Question

The centres of all circles passing through the points of intersection of the circles \(x^2 + y^2 + 2x - 2y + 1 = 0\) and \(x^2 + y^2 - 2x + 2y - 2 = 0\) and having radius \(\sqrt{14}\) lie on the curve

• A. \(x + y = 0\)
• B. \(y^2 = 4x - 2\)
• C. \(3x^2 + 5x = y\)
• D. \(2x^2 + 3y^2 = 7\)

Hint:

For any two intersecting circles, the line of centers is the perpendicular bisector of the common chord. Any circle passing through the intersection points must have its center on this line.

Answer 1

The Correct Option is A

Step 1: Understand the Geometric Property:
The centers of any family of circles passing through the intersection points of two given circles \(S_1 = 0\) and \(S_2 = 0\) always lie on the perpendicular bisector of the common chord. The perpendicular bisector of the common chord is simply the line joining the centers of the two given circles.
Step 2: Find Centers of Given Circles:
Circle 1: \(x^2 + y^2 + 2x - 2y + 1 = 0\) Center \(C_1 = (-1, 1)\).

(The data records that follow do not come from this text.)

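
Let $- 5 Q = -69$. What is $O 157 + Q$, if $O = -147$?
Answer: $- \frac{115326}{5} \approx -23065.0$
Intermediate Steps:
$Q = \frac{69}{5}$ ($Q = \left(- \frac{1}{5}\right) \left(-69\right) = \frac{69}{5} \approx 13.8$)
$O 157 + Q = \left(-147\right) 157 + \frac{69}{5} = -23079 + \frac{69}{5} = - \frac{115326}{5}$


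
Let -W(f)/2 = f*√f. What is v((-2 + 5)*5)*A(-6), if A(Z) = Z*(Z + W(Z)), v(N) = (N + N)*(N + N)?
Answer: 32400 - 64800*I*√6 ≈ 32400.0 - 1.5873e+5*I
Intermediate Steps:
W(f) = -2*f^(3/2) (W(f) = -2*f*√f = -2*f^(3/2))
v(N) = 4*N² (v(N) = (2*N)*(2*N) = 4*N²)
A(Z) = Z*(Z - 2*Z^(3/2))
v((-2 + 5)*5)*A(-6) = (4*((-2 + 5)*5)²)*((-6)² - 72*I*√6) = (4*(3*5)²)*(36 - 72*I*√6) = (4*15²)*(36 - 72*I*√6) = (4*225)*(36 - 72*I*√6) = 900*(36 - 72*I*√6) = 32400 - 64800*I*√6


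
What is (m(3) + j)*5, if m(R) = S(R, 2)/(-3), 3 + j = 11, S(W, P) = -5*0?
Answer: 40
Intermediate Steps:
S(W, P) = 0
j = 8 (j = -3 + 11 = 8)
m(R) = 0 (m(R) = 0/(-3) = 0*(-1/3) = 0)
(m(3) + j)*5 = (0 + 8)*5 = 8*5 = 40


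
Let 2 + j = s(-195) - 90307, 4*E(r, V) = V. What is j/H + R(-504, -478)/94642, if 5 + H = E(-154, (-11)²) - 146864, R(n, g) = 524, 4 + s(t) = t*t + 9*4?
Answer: 10044354578/27794225955 ≈ 0.36138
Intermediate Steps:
E(r, V) = V/4
s(t) = 32 + t² (s(t) = -4 + (t*t + 9*4) = -4 + (t² + 36) = -4 + (36 + t²) = 32 + t²)
j = -52252 (j = -2 + ((32 + (-195)²) - 90307) = -2 + ((32 + 38025) - 90307) = -2 + (38057 - 90307) = -2 - 52250 = -52252)
H = -587355/4 (H = -5 + ((¼)*(-11)² - 146864) = -5 + ((¼)*121 - 146864) = -5 + (121/4 - 146864) = -5 - 587335/4 = -587355/4 ≈ -1.4684e+5)
j/H + R(-504, -478)/94642 = -52252/(-587355/4) + 524/94642 = -52252*(-4/587355) + 524*(1/94642) = 209008/587355 + 262/47321 = 10044354578/27794225955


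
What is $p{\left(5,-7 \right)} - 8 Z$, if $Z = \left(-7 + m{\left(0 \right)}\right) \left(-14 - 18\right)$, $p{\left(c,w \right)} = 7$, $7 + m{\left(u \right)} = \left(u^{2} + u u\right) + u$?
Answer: $-3577$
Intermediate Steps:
$m{\left(u \right)} = -7 + u + 2 u^{2}$ ($m{\left(u \right)} = -7 + \left(\left(u^{2} + u u\right) + u\right) = -7 + \left(\left(u^{2} + u^{2}\right) + u\right) = -7 + \left(2 u^{2} + u\right) = -7 + \left(u + 2 u^{2}\right) = -7 + u + 2 u^{2}$)
$Z = 448$ ($Z = \left(-7 + \left(-7 + 0 + 2 \cdot 0^{2}\right)\right) \left(-14 - 18\right) = \left(-7 + \left(-7 + 0 + 2 \cdot 0\right)\right) \left(-32\right) = \left(-7 + \left(-7 + 0 + 0\right)\right) \left(-32\right) = \left(-7 - 7\right) \left(-32\right) = \left(-14\right) \left(-32\right) = 448$)
$p{\left(5,-7 \right)} - 8 Z = 7 - 3584 = -3577$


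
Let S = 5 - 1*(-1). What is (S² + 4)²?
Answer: 1600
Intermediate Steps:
S = 6 (S = 5 + 1 = 6)
(S² + 4)² = (6² + 4)² = (36 + 4)² = 40² = 1600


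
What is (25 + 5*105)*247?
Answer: 135850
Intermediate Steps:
(25 + 5*105)*247 = (25 + 525)*247 = 550*247 = 135850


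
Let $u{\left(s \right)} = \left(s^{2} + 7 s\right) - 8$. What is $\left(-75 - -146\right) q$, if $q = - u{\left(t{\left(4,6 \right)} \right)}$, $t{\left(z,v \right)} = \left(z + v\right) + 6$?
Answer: $-25560$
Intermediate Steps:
$t{\left(z,v \right)} = 6 + v + z$ ($t{\left(z,v \right)} = \left(v + z\right) + 6 = 6 + v + z$)
$u{\left(s \right)} = -8 + s^{2} + 7 s$
$q = -360$ ($q = - (-8 + \left(6 + 6 + 4\right)^{2} + 7 \left(6 + 6 + 4\right)) = - (-8 + 16^{2} + 7 \cdot 16) = - (-8 + 256 + 112) = \left(-1\right) 360 = -360$)
$\left(-75 - -146\right) q = \left(-75 - -146\right) \left(-360\right) = \left(-75 + 146\right) \left(-360\right) = 71 \left(-360\right) = -25560$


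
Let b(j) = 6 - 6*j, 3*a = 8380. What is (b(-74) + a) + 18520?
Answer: 65290/3 ≈ 21763.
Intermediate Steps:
a = 8380/3 (a = (1/3)*8380 = 8380/3 ≈ 2793.3)
(b(-74) + a) + 18520 = ((6 - 6*(-74)) + 8380/3) + 18520 = ((6 + 444) + 8380/3) + 18520 = (450 + 8380/3) + 18520 = 9730/3 + 18520 = 65290/3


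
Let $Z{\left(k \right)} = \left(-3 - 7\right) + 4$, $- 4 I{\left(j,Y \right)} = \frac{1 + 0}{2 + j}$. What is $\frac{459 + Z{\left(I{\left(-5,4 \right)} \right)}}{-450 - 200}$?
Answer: $- \frac{453}{650} \approx -0.69692$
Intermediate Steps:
$I{\left(j,Y \right)} = - \frac{1}{4 \left(2 + j\right)}$ ($I{\left(j,Y \right)} = - \frac{\left(1 + 0\right) \frac{1}{2 + j}}{4} = - \frac{1 \frac{1}{2 + j}}{4} = - \frac{1}{4 \left(2 + j\right)}$)
$Z{\left(k \right)} = -6$ ($Z{\left(k \right)} = -10 + 4 = -6$)
$\frac{459 + Z{\left(I{\left(-5,4 \right)} \right)}}{-450 - 200} = \frac{459 - 6}{-450 - 200} = \frac{453}{-650} = 453 \left(- \frac{1}{650}\right) = - \frac{453}{650}$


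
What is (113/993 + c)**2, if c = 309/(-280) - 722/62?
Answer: 11859982549181209/74291298177600 ≈ 159.64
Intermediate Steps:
c = -110659/8680 (c = 309*(-1/280) - 722*1/62 = -309/280 - 361/31 = -110659/8680 ≈ -12.749)
(113/993 + c)**2 = (113/993 - 110659/8680)**2 = (-108903547/8619240)**2 = 11859982549181209/74291298177600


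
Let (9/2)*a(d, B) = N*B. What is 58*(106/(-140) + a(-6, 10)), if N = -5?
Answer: -216833/315 ≈ -688.36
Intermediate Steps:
a(d, B) = -10*B/9 (a(d, B) = 2*(-5*B)/9 = -10*B/9)
58*(106/(-140) + a(-6, 10)) = 58*(106/(-140) - 10/9*10) = 58*(106*(-1/140) - 100/9) = 58*(-53/70 - 100/9) = 58*(-7477/630) = -216833/315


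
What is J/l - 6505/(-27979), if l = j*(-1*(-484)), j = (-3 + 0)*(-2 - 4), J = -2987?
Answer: -26901713/243753048 ≈ -0.11036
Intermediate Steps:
j = 18 (j = -3*(-6) = 18)
l = 8712 (l = 18*(-1*(-484)) = 18*484 = 8712)
J/l - 6505/(-27979) = -2987/8712 - 6505/(-27979) = -2987*1/8712 - 6505*(-1/27979) = -2987/8712 + 6505/27979 = -26901713/243753048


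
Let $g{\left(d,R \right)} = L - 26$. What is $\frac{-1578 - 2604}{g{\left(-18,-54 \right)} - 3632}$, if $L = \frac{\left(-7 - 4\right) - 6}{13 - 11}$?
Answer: $\frac{8364}{7333} \approx 1.1406$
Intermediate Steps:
$L = - \frac{17}{2}$ ($L = \frac{\left(-7 - 4\right) - 6}{2} = \left(-11 - 6\right) \frac{1}{2} = \left(-17\right) \frac{1}{2} = - \frac{17}{2} \approx -8.5$)
$g{\left(d,R \right)} = - \frac{69}{2}$ ($g{\left(d,R \right)} = - \frac{17}{2} - 26 = - \frac{69}{2}$)
$\frac{-1578 - 2604}{g{\left(-18,-54 \right)} - 3632} = \frac{-1578 - 2604}{- \frac{69}{2} - 3632} = - \frac{4182}{- \frac{7333}{2}} = \left(-4182\right) \left(- \frac{2}{7333}\right) = \frac{8364}{7333}$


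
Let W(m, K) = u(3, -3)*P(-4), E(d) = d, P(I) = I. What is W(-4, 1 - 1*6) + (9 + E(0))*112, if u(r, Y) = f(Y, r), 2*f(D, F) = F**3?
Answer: 954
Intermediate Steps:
f(D, F) = F**3/2
u(r, Y) = r**3/2
W(m, K) = -54 (W(m, K) = ((1/2)*3**3)*(-4) = ((1/2)*27)*(-4) = (27/2)*(-4) = -54)
W(-4, 1 - 1*6) + (9 + E(0))*112 = -54 + (9 + 0)*112 = -54 + 9*112 = -54 + 1008 = 954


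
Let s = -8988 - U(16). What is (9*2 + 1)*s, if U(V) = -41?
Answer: -169993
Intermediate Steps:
s = -8947 (s = -8988 - 1*(-41) = -8988 + 41 = -8947)
(9*2 + 1)*s = (9*2 + 1)*(-8947) = (18 + 1)*(-8947) = 19*(-8947) = -169993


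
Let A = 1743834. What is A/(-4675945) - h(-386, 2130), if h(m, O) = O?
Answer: -9961506684/4675945 ≈ -2130.4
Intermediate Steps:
A/(-4675945) - h(-386, 2130) = 1743834/(-4675945) - 1*2130 = 1743834*(-1/4675945) - 2130 = -1743834/4675945 - 2130 = -9961506684/4675945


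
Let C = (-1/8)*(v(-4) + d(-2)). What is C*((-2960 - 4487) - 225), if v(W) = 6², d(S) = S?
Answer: 32606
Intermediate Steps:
v(W) = 36
C = -17/4 (C = (-1/8)*(36 - 2) = -1*⅛*34 = -⅛*34 = -17/4 ≈ -4.2500)
C*((-2960 - 4487) - 225) = -17*((-2960 - 4487) - 225)/4 = -17*(-7447 - 225)/4 = -17/4*(-7672) = 32606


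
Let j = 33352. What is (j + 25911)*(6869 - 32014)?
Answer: -1490168135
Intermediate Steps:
(j + 25911)*(6869 - 32014) = (33352 + 25911)*(6869 - 32014) = 59263*(-25145) = -1490168135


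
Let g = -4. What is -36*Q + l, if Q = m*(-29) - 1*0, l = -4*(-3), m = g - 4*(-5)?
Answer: 16716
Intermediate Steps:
m = 16 (m = -4 - 4*(-5) = -4 + 20 = 16)
l = 12
Q = -464 (Q = 16*(-29) - 1*0 = -464 + 0 = -464)
-36*Q + l = -36*(-464) + 12 = 16704 + 12 = 16716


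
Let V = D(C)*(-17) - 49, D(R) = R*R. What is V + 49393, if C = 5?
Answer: 48919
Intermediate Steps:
D(R) = R**2
V = -474 (V = 5**2*(-17) - 49 = 25*(-17) - 49 = -425 - 49 = -474)
V + 49393 = -474 + 49393 = 48919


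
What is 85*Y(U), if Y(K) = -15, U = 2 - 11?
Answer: -1275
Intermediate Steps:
U = -9
85*Y(U) = 85*(-15) = -1275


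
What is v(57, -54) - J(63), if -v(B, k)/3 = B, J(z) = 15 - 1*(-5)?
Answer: -191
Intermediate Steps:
J(z) = 20 (J(z) = 15 + 5 = 20)
v(B, k) = -3*B
v(57, -54) - J(63) = -3*57 - 1*20 = -171 - 20 = -191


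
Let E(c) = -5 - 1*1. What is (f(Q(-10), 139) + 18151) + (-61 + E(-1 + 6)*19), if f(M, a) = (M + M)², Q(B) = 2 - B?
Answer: 18552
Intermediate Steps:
E(c) = -6 (E(c) = -5 - 1 = -6)
f(M, a) = 4*M² (f(M, a) = (2*M)² = 4*M²)
(f(Q(-10), 139) + 18151) + (-61 + E(-1 + 6)*19) = (4*(2 - 1*(-10))² + 18151) + (-61 - 6*19) = (4*(2 + 10)² + 18151) + (-61 - 114) = (4*12² + 18151) - 175 = (4*144 + 18151) - 175 = (576 + 18151) - 175 = 18727 - 175 = 18552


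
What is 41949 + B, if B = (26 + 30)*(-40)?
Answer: 39709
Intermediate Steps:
B = -2240 (B = 56*(-40) = -2240)
41949 + B = 41949 - 2240 = 39709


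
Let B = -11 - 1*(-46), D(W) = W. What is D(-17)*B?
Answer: -595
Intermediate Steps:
B = 35 (B = -11 + 46 = 35)
D(-17)*B = -17*35 = -595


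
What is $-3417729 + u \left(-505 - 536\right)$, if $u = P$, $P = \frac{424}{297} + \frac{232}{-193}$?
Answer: $- \frac{65307034019}{19107} \approx -3.418 \cdot 10^{6}$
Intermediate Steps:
$P = \frac{12928}{57321}$ ($P = 424 \cdot \frac{1}{297} + 232 \left(- \frac{1}{193}\right) = \frac{424}{297} - \frac{232}{193} = \frac{12928}{57321} \approx 0.22554$)
$u = \frac{12928}{57321} \approx 0.22554$
$-3417729 + u \left(-505 - 536\right) = -3417729 + \frac{12928 \left(-505 - 536\right)}{57321} = -3417729 + \frac{12928}{57321} \left(-1041\right) = -3417729 - \frac{4486016}{19107} = - \frac{65307034019}{19107}$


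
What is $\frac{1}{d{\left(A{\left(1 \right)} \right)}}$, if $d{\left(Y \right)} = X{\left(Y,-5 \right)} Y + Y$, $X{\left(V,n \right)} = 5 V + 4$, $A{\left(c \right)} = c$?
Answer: $\frac{1}{10} \approx 0.1$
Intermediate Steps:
$X{\left(V,n \right)} = 4 + 5 V$
$d{\left(Y \right)} = Y + Y \left(4 + 5 Y\right)$ ($d{\left(Y \right)} = \left(4 + 5 Y\right) Y + Y = Y \left(4 + 5 Y\right) + Y = Y + Y \left(4 + 5 Y\right)$)
$\frac{1}{d{\left(A{\left(1 \right)} \right)}} = \frac{1}{5 \cdot 1 \left(1 + 1\right)} = \frac{1}{5 \cdot 1 \cdot 2} = \frac{1}{10}$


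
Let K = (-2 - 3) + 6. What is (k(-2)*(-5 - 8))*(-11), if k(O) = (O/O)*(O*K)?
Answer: -286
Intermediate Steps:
K = 1 (K = -5 + 6 = 1)
k(O) = O (k(O) = (O/O)*(O*1) = 1*O = O)
(k(-2)*(-5 - 8))*(-11) = -2*(-5 - 8)*(-11) = -2*(-13)*(-11) = 26*(-11) = -286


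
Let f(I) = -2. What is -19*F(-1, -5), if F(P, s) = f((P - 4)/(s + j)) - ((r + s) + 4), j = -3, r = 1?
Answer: 38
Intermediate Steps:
F(P, s) = -7 - s (F(P, s) = -2 - ((1 + s) + 4) = -2 - (5 + s) = -2 + (-5 - s) = -7 - s)
-19*F(-1, -5) = -19*(-7 - 1*(-5)) = -19*(-7 + 5) = -19*(-2) = 38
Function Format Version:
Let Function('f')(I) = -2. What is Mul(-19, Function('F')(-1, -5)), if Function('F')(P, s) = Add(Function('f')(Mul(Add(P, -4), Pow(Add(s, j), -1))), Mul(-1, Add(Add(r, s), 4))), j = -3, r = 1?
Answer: 38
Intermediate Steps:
Function('F')(P, s) = Add(-7, Mul(-1, s)) (Function('F')(P, s) = Add(-2, Mul(-1, Add(Add(1, s), 4))) = Add(-2, Mul(-1, Add(5, s))) = Add(-2, Add(-5, Mul(-1, s))) = Add(-7, Mul(-1, s)))
Mul(-19, Function('F')(-1, -5)) = Mul(-19, Add(-7, Mul(-1, -5))) = Mul(-19, Add(-7, 5)) = Mul(-19, -2) = 38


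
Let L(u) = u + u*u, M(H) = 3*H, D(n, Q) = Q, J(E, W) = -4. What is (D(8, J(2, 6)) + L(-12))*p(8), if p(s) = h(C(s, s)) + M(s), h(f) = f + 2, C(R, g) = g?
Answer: 4352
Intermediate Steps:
h(f) = 2 + f
L(u) = u + u²
p(s) = 2 + 4*s (p(s) = (2 + s) + 3*s = 2 + 4*s)
(D(8, J(2, 6)) + L(-12))*p(8) = (-4 - 12*(1 - 12))*(2 + 4*8) = (-4 - 12*(-11))*(2 + 32) = (-4 + 132)*34 = 128*34 = 4352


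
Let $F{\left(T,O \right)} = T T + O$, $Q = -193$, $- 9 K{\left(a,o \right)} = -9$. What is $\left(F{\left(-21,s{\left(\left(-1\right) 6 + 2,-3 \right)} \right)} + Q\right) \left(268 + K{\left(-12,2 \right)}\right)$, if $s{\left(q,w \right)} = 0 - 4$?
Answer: $65636$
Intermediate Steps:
$K{\left(a,o \right)} = 1$ ($K{\left(a,o \right)} = \left(- \frac{1}{9}\right) \left(-9\right) = 1$)
$s{\left(q,w \right)} = -4$ ($s{\left(q,w \right)} = 0 - 4 = -4$)
$F{\left(T,O \right)} = O + T^{2}$ ($F{\left(T,O \right)} = T^{2} + O = O + T^{2}$)
$\left(F{\left(-21,s{\left(\left(-1\right) 6 + 2,-3 \right)} \right)} + Q\right) \left(268 + K{\left(-12,2 \right)}\right) = \left(\left(-4 + \left(-21\right)^{2}\right) - 193\right) \left(268 + 1\right) = \left(\left(-4 + 441\right) - 193\right) 269 = \left(437 - 193\right) 269 = 244 \cdot 269 = 65636$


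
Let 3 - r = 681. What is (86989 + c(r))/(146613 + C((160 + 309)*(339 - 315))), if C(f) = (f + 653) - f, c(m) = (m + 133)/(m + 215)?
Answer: 20138226/34092079 ≈ 0.59070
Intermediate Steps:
r = -678 (r = 3 - 1*681 = 3 - 681 = -678)
c(m) = (133 + m)/(215 + m)
C(f) = 653 (C(f) = (653 + f) - f = 653)
(86989 + c(r))/(146613 + C((160 + 309)*(339 - 315))) = (86989 + (133 - 678)/(215 - 678))/(146613 + 653) = (86989 - 545/(-463))/147266 = (86989 - 1/463*(-545))*(1/147266) = (86989 + 545/463)*(1/147266) = (40276452/463)*(1/147266) = 20138226/34092079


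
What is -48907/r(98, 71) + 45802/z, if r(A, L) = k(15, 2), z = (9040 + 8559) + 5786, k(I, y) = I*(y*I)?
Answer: -74871953/701550 ≈ -106.72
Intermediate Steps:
k(I, y) = y*I**2 (k(I, y) = I*(I*y) = y*I**2)
z = 23385 (z = 17599 + 5786 = 23385)
r(A, L) = 450 (r(A, L) = 2*15**2 = 2*225 = 450)
-48907/r(98, 71) + 45802/z = -48907/450 + 45802/23385 = -74871953/701550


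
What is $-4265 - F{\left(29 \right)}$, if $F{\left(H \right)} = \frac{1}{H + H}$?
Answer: $- \frac{247371}{58} \approx -4265.0$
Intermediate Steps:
$F{\left(H \right)} = \frac{1}{2 H}$
$-4265 - F{\left(29 \right)} = -4265 - \frac{1}{2 \cdot 29} = -4265 - \frac{1}{2} \cdot \frac{1}{29} = -4265 - \frac{1}{58} = - \frac{247371}{58}$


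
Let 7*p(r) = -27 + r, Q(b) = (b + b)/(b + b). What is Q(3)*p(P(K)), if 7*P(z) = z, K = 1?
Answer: -188/49 ≈ -3.8367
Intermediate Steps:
P(z) = z/7
Q(b) = 1 (Q(b) = (2*b)/((2*b)) = (2*b)*(1/(2*b)) = 1)
p(r) = -27/7 + r/7 (p(r) = (-27 + r)/7 = -27/7 + r/7)
Q(3)*p(P(K)) = 1*(-27/7 + ((⅐)*1)/7) = 1*(-27/7 + (⅐)*(⅐)) = 1*(-27/7 + 1/49) = 1*(-188/49) = -188/49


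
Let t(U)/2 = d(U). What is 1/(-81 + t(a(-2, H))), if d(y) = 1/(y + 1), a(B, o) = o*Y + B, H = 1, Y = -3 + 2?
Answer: -1/82 ≈ -0.012195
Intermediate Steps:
Y = -1
a(B, o) = B - o (a(B, o) = o*(-1) + B = -o + B = B - o)
d(y) = 1/(1 + y)
t(U) = 2/(1 + U)
1/(-81 + t(a(-2, H))) = 1/(-81 + 2/(1 + (-2 - 1*1))) = 1/(-81 + 2/(1 + (-2 - 1))) = 1/(-81 + 2/(1 - 3)) = 1/(-81 + 2/(-2)) = 1/(-81 + 2*(-1/2)) = 1/(-81 - 1) = 1/(-82) = -1/82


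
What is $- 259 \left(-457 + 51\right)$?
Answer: $105154$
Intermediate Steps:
$- 259 \left(-457 + 51\right) = \left(-259\right) \left(-406\right) = 105154$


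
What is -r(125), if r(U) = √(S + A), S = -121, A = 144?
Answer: -√23 ≈ -4.7958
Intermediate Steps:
r(U) = √23 (r(U) = √(-121 + 144) = √23)
-r(125) = -√23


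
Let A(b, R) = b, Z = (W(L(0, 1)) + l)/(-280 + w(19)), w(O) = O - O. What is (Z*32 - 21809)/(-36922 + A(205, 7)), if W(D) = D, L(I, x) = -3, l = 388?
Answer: 21853/36717 ≈ 0.59517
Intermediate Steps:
w(O) = 0
Z = -11/8 (Z = (-3 + 388)/(-280 + 0) = 385/(-280) = 385*(-1/280) = -11/8 ≈ -1.3750)
(Z*32 - 21809)/(-36922 + A(205, 7)) = (-11/8*32 - 21809)/(-36922 + 205) = (-44 - 21809)/(-36717) = -21853*(-1/36717) = 21853/36717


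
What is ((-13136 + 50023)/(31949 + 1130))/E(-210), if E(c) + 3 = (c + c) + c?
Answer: -36887/20939007 ≈ -0.0017616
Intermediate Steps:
E(c) = -3 + 3*c (E(c) = -3 + ((c + c) + c) = -3 + (2*c + c) = -3 + 3*c)
((-13136 + 50023)/(31949 + 1130))/E(-210) = ((-13136 + 50023)/(31949 + 1130))/(-3 + 3*(-210)) = (36887/33079)/(-3 - 630) = (36887*(1/33079))/(-633) = (36887/33079)*(-1/633) = -36887/20939007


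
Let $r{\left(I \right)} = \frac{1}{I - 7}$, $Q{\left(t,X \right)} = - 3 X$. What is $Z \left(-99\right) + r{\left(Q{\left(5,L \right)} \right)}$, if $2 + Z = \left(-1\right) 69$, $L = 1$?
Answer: $\frac{70289}{10} \approx 7028.9$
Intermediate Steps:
$r{\left(I \right)} = \frac{1}{-7 + I}$
$Z = -71$ ($Z = -2 - 69 = -71$)
$Z \left(-99\right) + r{\left(Q{\left(5,L \right)} \right)} = \left(-71\right) \left(-99\right) + \frac{1}{-7 - 3} = 7029 + \frac{1}{-7 - 3} = 7029 + \frac{1}{-10} = 7029 - \frac{1}{10} = \frac{70289}{10}$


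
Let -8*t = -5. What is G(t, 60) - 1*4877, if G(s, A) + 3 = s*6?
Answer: -19505/4 ≈ -4876.3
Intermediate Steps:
t = 5/8 (t = -⅛*(-5) = 5/8 ≈ 0.62500)
G(s, A) = -3 + 6*s (G(s, A) = -3 + s*6 = -3 + 6*s)
G(t, 60) - 1*4877 = (-3 + 6*(5/8)) - 1*4877 = (-3 + 15/4) - 4877 = ¾ - 4877 = -19505/4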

Circle 2: \(x^2 + y^2 - 2x + 2y - 2 = 0\) Center \(C_2 = (1, -1)\).
Step 3: Find Equation of Line Joining Centers:
The locus of the centers of the required circles is the line passing through \(C_1(-1, 1)\) and \(C_2(1, -1)\). Slope \(m = \frac{-1 - 1}{1 - (-1)} = \frac{-2}{2} = -1\). Equation using point-slope form with \(C_1\): \[ y - 1 = -1(x - (-1)) \] \[ y - 1 = -(x + 1) \] \[ y - 1 = -x - 1 \] \[ x + y = 0 \]
Step 4: Conclusion:
Regardless of the radius condition (which would just select specific points on this line), the centers lie on the line \(x + y = 0\).